Not only was he fading fast, but he also had poor hearing for years. The nurse fumbled in his bedside table for his hearing aids.

“Damn.” She couldn’t find them.

“What?” Frank still had a few questions left in his final minutes.

‘I SAID, DAMN,” explained Cheryl, the nurse.

“I can’t hear.”

“WE’RE TRYING TO LOCATE YOUR HEARING AIDS.” That was Frank’s niece Fredda, who could shout as loudly as Felice, her cousin.

“Is that you, Felice?” The old man’s eyesight was going fast.

“Can you get his glasses?” Otto asked the nurse who’d given up on the hearing aids, now searching for Ativan.

“What?”

“YOUR GLASSES, UNCLE FRANK. WE’LL TRY TO GET THEM.”

“Who’s that?” The old man almost sat up. He had no more sit-ups in him, however.

“THAT WAS OTTO. HE TOOK A PLANE ALL THE WAY FROM CLEVELAND TO SEE YOU.”

“Otto?”

“YES, OTTO,” chimed in Fredda.

“First Fredda?

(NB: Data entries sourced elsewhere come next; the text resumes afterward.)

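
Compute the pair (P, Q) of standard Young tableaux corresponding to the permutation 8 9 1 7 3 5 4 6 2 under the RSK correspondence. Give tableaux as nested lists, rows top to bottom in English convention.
P = [[1, 2, 4, 6], [3, 9], [5], [7], [8]], Q = [[1, 2, 6, 8], [3, 4], [5], [7], [9]]

Insert each entry of the permutation into P by Schensted row insertion, recording in Q the position of each new cell.

Insert 8: appended to row 1. P = [[8]].
Insert 9: appended to row 1. P = [[8, 9]].
Insert 1: 1 bumps 8 from row 1; 8 starts row 2. P = [[1, 9], [8]].
Insert 7: 7 bumps 9 from row 1; 9 appends to row 2. P = [[1, 7], [8, 9]].
Insert 3: 3 bumps 7 from row 1; 7 bumps 8 from row 2; 8 starts row 3. P = [[1, 3], [7, 9], [8]].
Insert 5: appended to row 1. P = [[1, 3, 5], [7, 9], [8]].
Insert 4: 4 bumps 5 from row 1; 5 bumps 7 from row 2; 7 bumps 8 from row 3; 8 starts row 4. P = [[1, 3, 4], [5, 9], [7], [8]].
Insert 6: appended to row 1. P = [[1, 3, 4, 6], [5, 9], [7], [8]].
Insert 2: 2 bumps 3 from row 1; 3 bumps 5 from row 2; 5 bumps 7 from row 3; 7 bumps 8 from row 4; 8 starts row 5. P = [[1, 2, 4, 6], [3, 9], [5], [7], [8]].

So P = [[1, 2, 4, 6], [3, 9], [5], [7], [8]], Q = [[1, 2, 6, 8], [3, 4], [5], [7], [9]].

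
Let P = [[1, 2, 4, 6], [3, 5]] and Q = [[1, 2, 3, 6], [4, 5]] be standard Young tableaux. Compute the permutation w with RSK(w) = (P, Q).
1 3 5 2 4 6

Reverse RSK: for i = n, n-1, ..., 1, locate i in Q, remove the corresponding corner cell from P, and reverse-bump its entry up through P; the value ejected from row 1 is w(i).

So w = 1 3 5 2 4 6.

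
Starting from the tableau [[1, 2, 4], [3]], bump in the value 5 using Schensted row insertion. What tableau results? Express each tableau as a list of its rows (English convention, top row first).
[[1, 2, 4, 5], [3]]

5 is larger than every entry of row 1, so it is appended to row 1. The new tableau is [[1, 2, 4, 5], [3]].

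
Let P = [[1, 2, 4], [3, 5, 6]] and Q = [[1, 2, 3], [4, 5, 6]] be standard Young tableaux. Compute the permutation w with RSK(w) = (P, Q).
3 5 6 1 2 4

Reverse the RSK construction: for i from n down to 1, find the cell of Q containing i, remove the entry at that cell from P, and reverse-bump it up through P; the value ejected from row 1 is w(i).

Step i=6: Q has 6 at row 2, column 3; remove 6 from row 2 of P and reverse-bump: 6 enters row 1 and ejects 4. So w(6) = 4. P is now [[1, 2, 6], [3, 5]].
Step i=5: Q has 5 at row 2, column 2; remove 5 from row 2 of P and reverse-bump: 5 enters row 1 and ejects 2. So w(5) = 2. P is now [[1, 5, 6], [3]].
Step i=4: Q has 4 at row 2, column 1; remove 3 from row 2 of P and reverse-bump: 3 enters row 1 and ejects 1. So w(4) = 1. P is now [[3, 5, 6]].
Step i=3: Q has 3 at row 1, column 3; remove that cell from P, ejecting 6. So w(3) = 6. P is now [[3, 5]].
Step i=2: Q has 2 at row 1, column 2; remove that cell from P, ejecting 5. So w(2) = 5. P is now [[3]].
Step i=1: Q has 1 at row 1, column 1; remove that cell from P, ejecting 3. So w(1) = 3. P is now [].

So w = 3 5 6 1 2 4.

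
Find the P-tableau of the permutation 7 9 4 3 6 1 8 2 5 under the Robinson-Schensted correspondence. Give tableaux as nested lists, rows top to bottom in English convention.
P = [[1, 2, 5], [3, 6, 8], [4, 9], [7]]

Insert 7: appended to row 1. P = [[7]].
Insert 9: appended to row 1. P = [[7, 9]].
Insert 4: 4 bumps 7 from row 1; 7 starts row 2. P = [[4, 9], [7]].
Insert 3: 3 bumps 4 from row 1; 4 bumps 7 from row 2; 7 starts row 3. P = [[3, 9], [4], [7]].
Insert 6: 6 bumps 9 from row 1; 9 appends to row 2. P = [[3, 6], [4, 9], [7]].
Insert 1: 1 bumps 3 from row 1; 3 bumps 4 from row 2; 4 bumps 7 from row 3; 7 starts row 4. P = [[1, 6], [3, 9], [4], [7]].
Insert 8: appended to row 1. P = [[1, 6, 8], [3, 9], [4], [7]].
Insert 2: 2 bumps 6 from row 1; 6 bumps 9 from row 2; 9 appends to row 3. P = [[1, 2, 8], [3, 6], [4, 9], [7]].
Insert 5: 5 bumps 8 from row 1; 8 appends to row 2. P = [[1, 2, 5], [3, 6, 8], [4, 9], [7]].

So P = [[1, 2, 5], [3, 6, 8], [4, 9], [7]].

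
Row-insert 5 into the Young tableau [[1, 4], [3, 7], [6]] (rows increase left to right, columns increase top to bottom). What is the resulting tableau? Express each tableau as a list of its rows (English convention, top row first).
5 is larger than every entry of row 1, so it is appended to row 1. The new tableau is [[1, 4, 5], [3, 7], [6]].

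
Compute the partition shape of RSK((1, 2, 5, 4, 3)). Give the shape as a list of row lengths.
Row-insert each entry into an empty tableau.

After inserting 1: P = [[1]].
After inserting 2: P = [[1, 2]].
After inserting 5: P = [[1, 2, 5]].
After inserting 4: P = [[1, 2, 4], [5]].
After inserting 3: P = [[1, 2, 3], [4], [5]].

The final insertion tableau P = [[1, 2, 3], [4], [5]] has shape [3, 1, 1].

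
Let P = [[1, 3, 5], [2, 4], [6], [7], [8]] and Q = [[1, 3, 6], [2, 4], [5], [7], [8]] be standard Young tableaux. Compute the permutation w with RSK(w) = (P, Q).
2 1 8 7 4 6 5 3

Reverse the RSK construction: for i from n down to 1, find the cell of Q containing i, remove the entry at that cell from P, and reverse-bump it up through P; the value ejected from row 1 is w(i).

Step i=8: Q has 8 at row 5, column 1; remove 8 from row 5 of P and reverse-bump: 8 enters row 4 and ejects 7; 7 enters row 3 and ejects 6; 6 enters row 2 and ejects 4; 4 enters row 1 and ejects 3. So w(8) = 3. P is now [[1, 4, 5], [2, 6], [7], [8]].
Step i=7: Q has 7 at row 4, column 1; remove 8 from row 4 of P and reverse-bump: 8 enters row 3 and ejects 7; 7 enters row 2 and ejects 6; 6 enters row 1 and ejects 5. So w(7) = 5. P is now [[1, 4, 6], [2, 7], [8]].
Step i=6: Q has 6 at row 1, column 3; remove that cell from P, ejecting 6. So w(6) = 6. P is now [[1, 4], [2, 7], [8]].
Step i=5: Q has 5 at row 3, column 1; remove 8 from row 3 of P and reverse-bump: 8 enters row 2 and ejects 7; 7 enters row 1 and ejects 4. So w(5) = 4. P is now [[1, 7], [2, 8]].
Step i=4: Q has 4 at row 2, column 2; remove 8 from row 2 of P and reverse-bump: 8 enters row 1 and ejects 7. So w(4) = 7. P is now [[1, 8], [2]].
Step i=3: Q has 3 at row 1, column 2; remove that cell from P, ejecting 8. So w(3) = 8. P is now [[1], [2]].
Step i=2: Q has 2 at row 2, column 1; remove 2 from row 2 of P and reverse-bump: 2 enters row 1 and ejects 1. So w(2) = 1. P is now [[2]].
Step i=1: Q has 1 at row 1, column 1; remove that cell from P, ejecting 2. So w(1) = 2. P is now [].

So w = 2 1 8 7 4 6 5 3.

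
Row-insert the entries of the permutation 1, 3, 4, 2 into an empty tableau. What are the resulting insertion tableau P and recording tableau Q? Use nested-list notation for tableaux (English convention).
P = [[1, 2, 4], [3]], Q = [[1, 2, 3], [4]]

Insert each entry of the permutation into P by Schensted row insertion, recording in Q the position of each new cell.

Insert 1: appended to row 1. P = [[1]].
Insert 3: appended to row 1. P = [[1, 3]].
Insert 4: appended to row 1. P = [[1, 3, 4]].
Insert 2: 2 bumps 3 from row 1; 3 starts row 2. P = [[1, 2, 4], [3]].

So P = [[1, 2, 4], [3]], Q = [[1, 2, 3], [4]].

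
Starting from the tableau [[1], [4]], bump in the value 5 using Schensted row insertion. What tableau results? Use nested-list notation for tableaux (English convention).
5 is larger than every entry of row 1, so it is appended to row 1. The new tableau is [[1, 5], [4]].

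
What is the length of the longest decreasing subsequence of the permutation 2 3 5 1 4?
2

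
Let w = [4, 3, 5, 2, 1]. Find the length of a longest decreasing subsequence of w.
4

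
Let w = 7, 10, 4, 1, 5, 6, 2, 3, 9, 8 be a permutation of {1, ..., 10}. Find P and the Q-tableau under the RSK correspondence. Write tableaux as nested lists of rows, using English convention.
P = [[1, 2, 3, 8], [4, 5, 6, 9], [7, 10]], Q = [[1, 2, 6, 9], [3, 5, 8, 10], [4, 7]]

Insert each entry of the permutation into P by Schensted row insertion, recording in Q the position of each new cell.

Insert 7: appended to row 1. P = [[7]].
Insert 10: appended to row 1. P = [[7, 10]].
Insert 4: 4 bumps 7 from row 1; 7 starts row 2. P = [[4, 10], [7]].
Insert 1: 1 bumps 4 from row 1; 4 bumps 7 from row 2; 7 starts row 3. P = [[1, 10], [4], [7]].
Insert 5: 5 bumps 10 from row 1; 10 appends to row 2. P = [[1, 5], [4, 10], [7]].
Insert 6: appended to row 1. P = [[1, 5, 6], [4, 10], [7]].
Insert 2: 2 bumps 5 from row 1; 5 bumps 10 from row 2; 10 appends to row 3. P = [[1, 2, 6], [4, 5], [7, 10]].
Insert 3: 3 bumps 6 from row 1; 6 appends to row 2. P = [[1, 2, 3], [4, 5, 6], [7, 10]].
Insert 9: appended to row 1. P = [[1, 2, 3, 9], [4, 5, 6], [7, 10]].
Insert 8: 8 bumps 9 from row 1; 9 appends to row 2. P = [[1, 2, 3, 8], [4, 5, 6, 9], [7, 10]].

So P = [[1, 2, 3, 8], [4, 5, 6, 9], [7, 10]], Q = [[1, 2, 6, 9], [3, 5, 8, 10], [4, 7]].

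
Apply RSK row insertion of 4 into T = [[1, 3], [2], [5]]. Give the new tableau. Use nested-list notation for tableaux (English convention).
[[1, 3, 4], [2], [5]]

4 is larger than every entry of row 1, so it is appended to row 1. The new tableau is [[1, 3, 4], [2], [5]].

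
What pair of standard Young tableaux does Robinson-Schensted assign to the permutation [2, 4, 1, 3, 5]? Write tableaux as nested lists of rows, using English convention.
P = [[1, 3, 5], [2, 4]], Q = [[1, 2, 5], [3, 4]]

Insert each entry of the permutation into P by Schensted row insertion, recording in Q the position of each new cell.

Insert 2: appended to row 1. P = [[2]].
Insert 4: appended to row 1. P = [[2, 4]].
Insert 1: 1 bumps 2 from row 1; 2 starts row 2. P = [[1, 4], [2]].
Insert 3: 3 bumps 4 from row 1; 4 appends to row 2. P = [[1, 3], [2, 4]].
Insert 5: appended to row 1. P = [[1, 3, 5], [2, 4]].

So P = [[1, 3, 5], [2, 4]], Q = [[1, 2, 5], [3, 4]].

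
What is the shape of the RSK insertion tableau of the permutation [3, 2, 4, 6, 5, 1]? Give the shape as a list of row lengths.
RSK row insertion gives P = [[1, 4, 5], [2, 6], [3]], which has shape [3, 2, 1].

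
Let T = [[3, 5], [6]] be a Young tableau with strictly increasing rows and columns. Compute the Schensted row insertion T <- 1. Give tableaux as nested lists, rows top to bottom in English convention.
[[1, 5], [3], [6]]

In row 1, 1 replaces 3 (the leftmost entry greater than 1); 3 is bumped to row 2. In row 2, 3 replaces 6 (the leftmost entry greater than 3); 6 is bumped to row 3. 6 starts a new row 3. The new tableau is [[1, 5], [3], [6]].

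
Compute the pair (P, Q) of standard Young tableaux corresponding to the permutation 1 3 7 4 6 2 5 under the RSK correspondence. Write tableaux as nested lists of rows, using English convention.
Insert each entry of the permutation into P by Schensted row insertion, recording in Q the position of each new cell.

Insert 1: appended to row 1. P = [[1]], Q = [[1]].
Insert 3: appended to row 1. P = [[1, 3]], Q = [[1, 2]].
Insert 7: appended to row 1. P = [[1, 3, 7]], Q = [[1, 2, 3]].
Insert 4: 4 bumps 7 from row 1; 7 starts row 2. P = [[1, 3, 4], [7]], Q = [[1, 2, 3], [4]].
Insert 6: appended to row 1. P = [[1, 3, 4, 6], [7]], Q = [[1, 2, 3, 5], [4]].
Insert 2: 2 bumps 3 from row 1; 3 bumps 7 from row 2; 7 starts row 3. P = [[1, 2, 4, 6], [3], [7]], Q = [[1, 2, 3, 5], [4], [6]].
Insert 5: 5 bumps 6 from row 1; 6 appends to row 2. P = [[1, 2, 4, 5], [3, 6], [7]], Q = [[1, 2, 3, 5], [4, 7], [6]].

So P = [[1, 2, 4, 5], [3, 6], [7]], Q = [[1, 2, 3, 5], [4, 7], [6]].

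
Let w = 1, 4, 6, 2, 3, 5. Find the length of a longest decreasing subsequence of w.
2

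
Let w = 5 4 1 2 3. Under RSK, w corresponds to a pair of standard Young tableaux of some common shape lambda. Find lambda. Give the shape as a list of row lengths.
[3, 1, 1]

Row-insert each entry into an empty tableau.

After inserting 5: P = [[5]].
After inserting 4: P = [[4], [5]].
After inserting 1: P = [[1], [4], [5]].
After inserting 2: P = [[1, 2], [4], [5]].
After inserting 3: P = [[1, 2, 3], [4], [5]].

The final insertion tableau P = [[1, 2, 3], [4], [5]] has shape [3, 1, 1].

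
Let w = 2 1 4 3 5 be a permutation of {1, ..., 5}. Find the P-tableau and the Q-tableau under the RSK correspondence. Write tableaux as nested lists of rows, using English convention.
Insert each entry of the permutation into P by Schensted row insertion, recording in Q the position of each new cell.

After inserting 2: P = [[2]].
After inserting 1: P = [[1], [2]].
After inserting 4: P = [[1, 4], [2]].
After inserting 3: P = [[1, 3], [2, 4]].
After inserting 5: P = [[1, 3, 5], [2, 4]].

So P = [[1, 3, 5], [2, 4]], Q = [[1, 3, 5], [2, 4]].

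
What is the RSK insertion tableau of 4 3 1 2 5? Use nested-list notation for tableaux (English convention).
P = [[1, 2, 5], [3], [4]]

After inserting 4: P = [[4]].
After inserting 3: P = [[3], [4]].
After inserting 1: P = [[1], [3], [4]].
After inserting 2: P = [[1, 2], [3], [4]].
After inserting 5: P = [[1, 2, 5], [3], [4]].

So P = [[1, 2, 5], [3], [4]].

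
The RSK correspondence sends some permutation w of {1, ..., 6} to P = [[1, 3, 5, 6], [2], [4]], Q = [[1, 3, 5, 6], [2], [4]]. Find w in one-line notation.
4 2 3 1 5 6

Reverse RSK: for i = n, n-1, ..., 1, locate i in Q, remove the corresponding corner cell from P, and reverse-bump its entry up through P; the value ejected from row 1 is w(i).

So w = 4 2 3 1 5 6.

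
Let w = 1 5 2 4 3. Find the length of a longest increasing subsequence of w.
3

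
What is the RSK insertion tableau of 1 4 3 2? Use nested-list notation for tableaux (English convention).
P = [[1, 2], [3], [4]]

Insert 1: appended to row 1. P = [[1]].
Insert 4: appended to row 1. P = [[1, 4]].
Insert 3: 3 bumps 4 from row 1; 4 starts row 2. P = [[1, 3], [4]].
Insert 2: 2 bumps 3 from row 1; 3 bumps 4 from row 2; 4 starts row 3. P = [[1, 2], [3], [4]].

So P = [[1, 2], [3], [4]].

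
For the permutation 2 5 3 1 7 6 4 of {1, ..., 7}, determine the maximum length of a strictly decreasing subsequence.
3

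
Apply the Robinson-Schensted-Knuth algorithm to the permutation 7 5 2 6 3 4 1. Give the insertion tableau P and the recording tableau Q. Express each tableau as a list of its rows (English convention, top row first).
P = [[1, 3, 4], [2, 6], [5], [7]], Q = [[1, 4, 6], [2, 5], [3], [7]]

Insert each entry of the permutation into P by Schensted row insertion, recording in Q the position of each new cell.

Insert 7: appended to row 1. P = [[7]].
Insert 5: 5 bumps 7 from row 1; 7 starts row 2. P = [[5], [7]].
Insert 2: 2 bumps 5 from row 1; 5 bumps 7 from row 2; 7 starts row 3. P = [[2], [5], [7]].
Insert 6: appended to row 1. P = [[2, 6], [5], [7]].
Insert 3: 3 bumps 6 from row 1; 6 appends to row 2. P = [[2, 3], [5, 6], [7]].
Insert 4: appended to row 1. P = [[2, 3, 4], [5, 6], [7]].
Insert 1: 1 bumps 2 from row 1; 2 bumps 5 from row 2; 5 bumps 7 from row 3; 7 starts row 4. P = [[1, 3, 4], [2, 6], [5], [7]].

So P = [[1, 3, 4], [2, 6], [5], [7]], Q = [[1, 4, 6], [2, 5], [3], [7]].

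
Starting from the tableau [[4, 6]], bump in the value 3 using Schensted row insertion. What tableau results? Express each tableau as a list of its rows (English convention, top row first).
[[3, 6], [4]]

In row 1, 3 replaces 4 (the leftmost entry greater than 3); 4 is bumped to row 2. 4 starts a new row 2. The new tableau is [[3, 6], [4]].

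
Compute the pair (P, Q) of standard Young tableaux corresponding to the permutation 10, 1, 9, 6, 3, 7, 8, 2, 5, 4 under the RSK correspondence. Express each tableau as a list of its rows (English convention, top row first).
Insert each entry of the permutation into P by Schensted row insertion, recording in Q the position of each new cell.

After inserting 10: P = [[10]].
After inserting 1: P = [[1], [10]].
After inserting 9: P = [[1, 9], [10]].
After inserting 6: P = [[1, 6], [9], [10]].
After inserting 3: P = [[1, 3], [6], [9], [10]].
After inserting 7: P = [[1, 3, 7], [6], [9], [10]].
After inserting 8: P = [[1, 3, 7, 8], [6], [9], [10]].
After inserting 2: P = [[1, 2, 7, 8], [3], [6], [9], [10]].
After inserting 5: P = [[1, 2, 5, 8], [3, 7], [6], [9], [10]].
After inserting 4: P = [[1, 2, 4, 8], [3, 5], [6, 7], [9], [10]].

So P = [[1, 2, 4, 8], [3, 5], [6, 7], [9], [10]], Q = [[1, 3, 6, 7], [2, 9], [4, 10], [5], [8]].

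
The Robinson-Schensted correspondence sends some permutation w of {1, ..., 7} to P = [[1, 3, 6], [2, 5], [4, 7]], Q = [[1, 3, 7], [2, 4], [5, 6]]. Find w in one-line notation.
Reverse the RSK construction: for i from n down to 1, find the cell of Q containing i, remove the entry at that cell from P, and reverse-bump it up through P; the value ejected from row 1 is w(i).

Step i=7: Q has 7 at row 1, column 3; remove that cell from P, ejecting 6. So w(7) = 6. P is now [[1, 3], [2, 5], [4, 7]].
Step i=6: Q has 6 at row 3, column 2; remove 7 from row 3 of P and reverse-bump: 7 enters row 2 and ejects 5; 5 enters row 1 and ejects 3. So w(6) = 3. P is now [[1, 5], [2, 7], [4]].
Step i=5: Q has 5 at row 3, column 1; remove 4 from row 3 of P and reverse-bump: 4 enters row 2 and ejects 2; 2 enters row 1 and ejects 1. So w(5) = 1. P is now [[2, 5], [4, 7]].
Step i=4: Q has 4 at row 2, column 2; remove 7 from row 2 of P and reverse-bump: 7 enters row 1 and ejects 5. So w(4) = 5. P is now [[2, 7], [4]].
Step i=3: Q has 3 at row 1, column 2; remove that cell from P, ejecting 7. So w(3) = 7. P is now [[2], [4]].
Step i=2: Q has 2 at row 2, column 1; remove 4 from row 2 of P and reverse-bump: 4 enters row 1 and ejects 2. So w(2) = 2. P is now [[4]].
Step i=1: Q has 1 at row 1, column 1; remove that cell from P, ejecting 4. So w(1) = 4. P is now [].

So w = 4 2 7 5 1 3 6.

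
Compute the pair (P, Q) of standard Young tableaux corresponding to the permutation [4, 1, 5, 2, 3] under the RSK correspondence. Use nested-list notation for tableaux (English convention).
Insert each entry of the permutation into P by Schensted row insertion, recording in Q the position of each new cell.

Insert 4: appended to row 1. P = [[4]].
Insert 1: 1 bumps 4 from row 1; 4 starts row 2. P = [[1], [4]].
Insert 5: appended to row 1. P = [[1, 5], [4]].
Insert 2: 2 bumps 5 from row 1; 5 appends to row 2. P = [[1, 2], [4, 5]].
Insert 3: appended to row 1. P = [[1, 2, 3], [4, 5]].

So P = [[1, 2, 3], [4, 5]], Q = [[1, 3, 5], [2, 4]].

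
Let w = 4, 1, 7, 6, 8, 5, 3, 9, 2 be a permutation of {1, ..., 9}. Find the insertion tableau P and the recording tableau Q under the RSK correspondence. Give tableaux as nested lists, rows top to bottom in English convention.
P = [[1, 2, 8, 9], [3, 5], [4], [6], [7]], Q = [[1, 3, 5, 8], [2, 4], [6], [7], [9]]

Insert each entry of the permutation into P by Schensted row insertion, recording in Q the position of each new cell.

Insert 4: appended to row 1. P = [[4]], Q = [[1]].
Insert 1: 1 bumps 4 from row 1; 4 starts row 2. P = [[1], [4]], Q = [[1], [2]].
Insert 7: appended to row 1. P = [[1, 7], [4]], Q = [[1, 3], [2]].
Insert 6: 6 bumps 7 from row 1; 7 appends to row 2. P = [[1, 6], [4, 7]], Q = [[1, 3], [2, 4]].
Insert 8: appended to row 1. P = [[1, 6, 8], [4, 7]], Q = [[1, 3, 5], [2, 4]].
Insert 5: 5 bumps 6 from row 1; 6 bumps 7 from row 2; 7 starts row 3. P = [[1, 5, 8], [4, 6], [7]], Q = [[1, 3, 5], [2, 4], [6]].
Insert 3: 3 bumps 5 from row 1; 5 bumps 6 from row 2; 6 bumps 7 from row 3; 7 starts row 4. P = [[1, 3, 8], [4, 5], [6], [7]], Q = [[1, 3, 5], [2, 4], [6], [7]].
Insert 9: appended to row 1. P = [[1, 3, 8, 9], [4, 5], [6], [7]], Q = [[1, 3, 5, 8], [2, 4], [6], [7]].
Insert 2: 2 bumps 3 from row 1; 3 bumps 4 from row 2; 4 bumps 6 from row 3; 6 bumps 7 from row 4; 7 starts row 5. P = [[1, 2, 8, 9], [3, 5], [4], [6], [7]], Q = [[1, 3, 5, 8], [2, 4], [6], [7], [9]].

So P = [[1, 2, 8, 9], [3, 5], [4], [6], [7]], Q = [[1, 3, 5, 8], [2, 4], [6], [7], [9]].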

And now Otto?” questioned the dying man who was down to his last few words.

“RIGHT. FREDDA, AND OTTO, AND…”

Uncle Frank sank into his pillow. “Forget about the glasses…”

David Sydney is a physician who writes fiction in and out of the EHR (Electronic Health Record).

“Bogged Down” by Deb Levine

I am ankle deep in a stinking bog
which squelches, rudely pulling at my foot.
Stranded alone in so much sucking sog
I marvel at the places I’ve been put.

If I try to struggle against this slime
I know I shall go under with no trace;
perhaps I should surrender hope this time,
and, slowly sinking, muster dying grace.

Or, maybe if I, graceless, lay me down,
immersed halfway in lukewarm reeking muck,
and float, suspended, manage not to drown,
I’ll find myself aground on firmer luck.

   If, rank and damp, I knock upon your door
   will you mind my dripping on the floor?

Deb Levine is a (mostly) formal poet, scientist, and life coach. She is Academic Chair for Physical Science at Anne Arundel Community College. Although she majored in Physics at UNC-Chapel Hill, she also completed most of the coursework for the Creative Writing major as a short fiction author. Dr. Levine lives in Stevensville, MD on Kent Island with one cat, two parrots, eight chickens, and the neighbor’s rooster. She dreams in sonnet form.

“Bogged Down” was originally published in Sparks of Calliope

“Haiku” by Deb Levine

Dark multi-legged
feelings scuttle into the
light. Step carefully.

Deb Levine is a (mostly) formal poet, scientist, and life coach. She is Academic Chair for Physical Science at Anne Arundel Community College. Although she majored in Physics at UNC-Chapel Hill, she also completed most of the coursework for the Creative Writing major as a short fiction author. Dr. Levine lives in Stevensville, MD on Kent Island with one cat, two parrots, eight chickens, and the neighbor’s rooster. She dreams in sonnet form.